Some have said the team wants to get Adams’ deal done first, but Pete Carroll made it sound like they also are talking to Brown, as they should be.
Said Carroll: “Duane is making a statement right now (about his contract). We’re working with him. … We’ll try to work our way through it, make sure we put this thing together.”
The Seahawks would be fools not to extend Brown. As Wilson said, they need him.
They need him more than they need Adams, and it should be easier to re-sign Brown.
Carroll said there was nothing new on Adams as of Sunday. It’s no surprise that this deal is not done. It has long been thought that Adams wants over $18 million a year, and word is the Seahawks do not want to eclipse the $18 million-a-year contract they gave Bobby Wagner.
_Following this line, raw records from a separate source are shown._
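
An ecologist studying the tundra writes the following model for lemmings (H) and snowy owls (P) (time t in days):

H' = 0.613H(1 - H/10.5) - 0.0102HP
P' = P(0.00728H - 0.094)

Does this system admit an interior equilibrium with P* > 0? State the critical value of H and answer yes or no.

The predator equation gives dP/dt > 0 only when H > 0.094/0.00728 = 12.9.
Without the predator, H → K = 10.5. Since 10.5 < 12.9, the predator cannot invade.

Threshold H = 12.9; K < 12.9, so no, the predator goes extinct.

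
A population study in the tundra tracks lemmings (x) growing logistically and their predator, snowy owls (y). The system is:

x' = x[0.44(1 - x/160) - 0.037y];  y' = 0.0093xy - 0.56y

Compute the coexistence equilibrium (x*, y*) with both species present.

From dy/dt = 0 with y > 0: 0.0093x* = 0.56, so x* = 60.2.
Substitute into dx/dt = 0: 0.44(1 - 60.2/160) = 0.037y*.
The bracket is 0.624, giving y* = 0.274/0.037 = 7.42.

x* ≈ 60.2, y* ≈ 7.42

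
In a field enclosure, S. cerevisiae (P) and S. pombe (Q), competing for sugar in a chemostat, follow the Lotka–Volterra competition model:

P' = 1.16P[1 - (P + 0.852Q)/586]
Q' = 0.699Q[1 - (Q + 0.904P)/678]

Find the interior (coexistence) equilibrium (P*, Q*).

Setting both brackets to zero gives the nullclines P + 0.852Q = 586 and 0.904P + Q = 678.
Substituting Q = 678 - 0.904P into the first: P(1 - 0.852·0.904) = 586 - 0.852·678.
So P* = 8.34/0.23 = 36.3, and then Q* = 678 - 0.904·36.3 = 645.

P* ≈ 36.3, Q* ≈ 645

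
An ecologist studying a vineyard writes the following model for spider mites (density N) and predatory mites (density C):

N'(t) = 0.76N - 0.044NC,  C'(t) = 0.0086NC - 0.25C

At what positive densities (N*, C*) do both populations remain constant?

N* ≈ 29.1, C* ≈ 17.3

Set dC/dt = 0 with C > 0: 0.0086N - 0.25 = 0, so N* = 0.25/0.0086 = 29.1.
Set dN/dt = 0 with N > 0: 0.76 - 0.044C = 0, so C* = 0.76/0.044 = 17.3.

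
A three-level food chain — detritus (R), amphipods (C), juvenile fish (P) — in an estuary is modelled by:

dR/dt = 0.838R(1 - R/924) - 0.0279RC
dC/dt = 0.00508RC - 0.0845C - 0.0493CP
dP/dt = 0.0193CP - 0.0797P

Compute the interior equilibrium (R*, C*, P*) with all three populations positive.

From dP/dt = 0: 0.0193C* = 0.0797, so C* = 4.13.
From dR/dt = 0: 0.838(1 - R*/924) = 0.0279·4.13, giving R* = 924·(1 - 0.137) = 797.
From dC/dt = 0: 0.00508·797 - 0.0845 = 0.0493P*, so P* = 3.96/0.0493 = 80.4.

R* ≈ 797, C* ≈ 4.13, P* ≈ 80.4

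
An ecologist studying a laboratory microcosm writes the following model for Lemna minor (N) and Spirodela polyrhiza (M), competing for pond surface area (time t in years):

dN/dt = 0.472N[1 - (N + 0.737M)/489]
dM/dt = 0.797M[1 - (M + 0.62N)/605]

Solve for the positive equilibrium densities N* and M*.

N* ≈ 79.4, M* ≈ 556

Setting both brackets to zero gives the nullclines N + 0.737M = 489 and 0.62N + M = 605.
Substituting M = 605 - 0.62N into the first: N(1 - 0.737·0.62) = 489 - 0.737·605.
So N* = 43.1/0.543 = 79.4, and then M* = 605 - 0.62·79.4 = 556.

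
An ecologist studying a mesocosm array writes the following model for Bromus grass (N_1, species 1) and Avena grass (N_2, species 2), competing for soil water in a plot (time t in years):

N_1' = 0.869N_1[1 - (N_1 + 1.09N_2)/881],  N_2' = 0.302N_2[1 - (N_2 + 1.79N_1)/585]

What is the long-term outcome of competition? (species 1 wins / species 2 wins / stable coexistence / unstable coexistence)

species 1 excludes species 2

Compare the nullcline intercepts: K1/α12 = 881/1.09 = 808 > K2 = 585; K2/α21 = 585/1.79 = 327 < K1 = 881.
Since the inequalities point opposite ways, species 1 can invade but species 2 cannot.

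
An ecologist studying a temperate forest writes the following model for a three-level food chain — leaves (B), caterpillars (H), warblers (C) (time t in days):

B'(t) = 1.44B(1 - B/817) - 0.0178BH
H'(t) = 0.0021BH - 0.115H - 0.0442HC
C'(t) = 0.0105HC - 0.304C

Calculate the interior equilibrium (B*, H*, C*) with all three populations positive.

B* ≈ 525, H* ≈ 29, C* ≈ 22.3

From dC/dt = 0: 0.0105H* = 0.304, so H* = 29.
From dB/dt = 0: 1.44(1 - B*/817) = 0.0178·29, giving B* = 817·(1 - 0.358) = 525.
From dH/dt = 0: 0.0021·525 - 0.115 = 0.0442C*, so C* = 0.987/0.0442 = 22.3.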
The Seahawks are thought to already have gone past $16 million, which is the appropriate amount for the NFL’s next top-paid safety.
As Peter King wrote, “I hear the Seahawks have stretched themselves quite a bit for Adams, but he’s still not happy with the offer; and, if you know Seattle’s negotiating stance, it’s not likely the offer’s going to change much now.”
Carroll made it sound like the Seahawks have made their final pitch and are waiting for Adams to decide whether he wants to stay in Seattle: “We’ve worked very hard to make this work out. We’ll see what happens.”
Adams needs to either take the generous offer or make sure he starts playing in time to receive an accrued season toward free agency. (Per the CBA, “A player shall not receive an Accrued Season for any League Year in which the player is under contract to a Club and … failed to perform his contract services for the Club for a material period of time.”)
If no deal is reached, John Schneider likely would have to tag and trade Adams, a la Frank Clark, next offseason (or perhaps even trade him this year). If it goes that far, Schneider surely would end up the loser – not getting nearly the same return as what he gave up (two firsts and a third). And the initial Adams trade would go down alongside the Percy Harvin debacle as Schneider’s worst.
What happens on the field if Adams does not play? Marquise Blair becomes a major focus. His first two years have been busts (Carroll inexplicably held him out as a rookie and then Blair tore his ACL early in his second season), but he clearly is a playmaker and could make Adams obsolete if he stays healthy and follows through on his early promise.
The Seahawks can afford to sit tight on Adams, if he won’t budge. But we completely agree with Wilson on Brown: They need to pay him by the start of the season.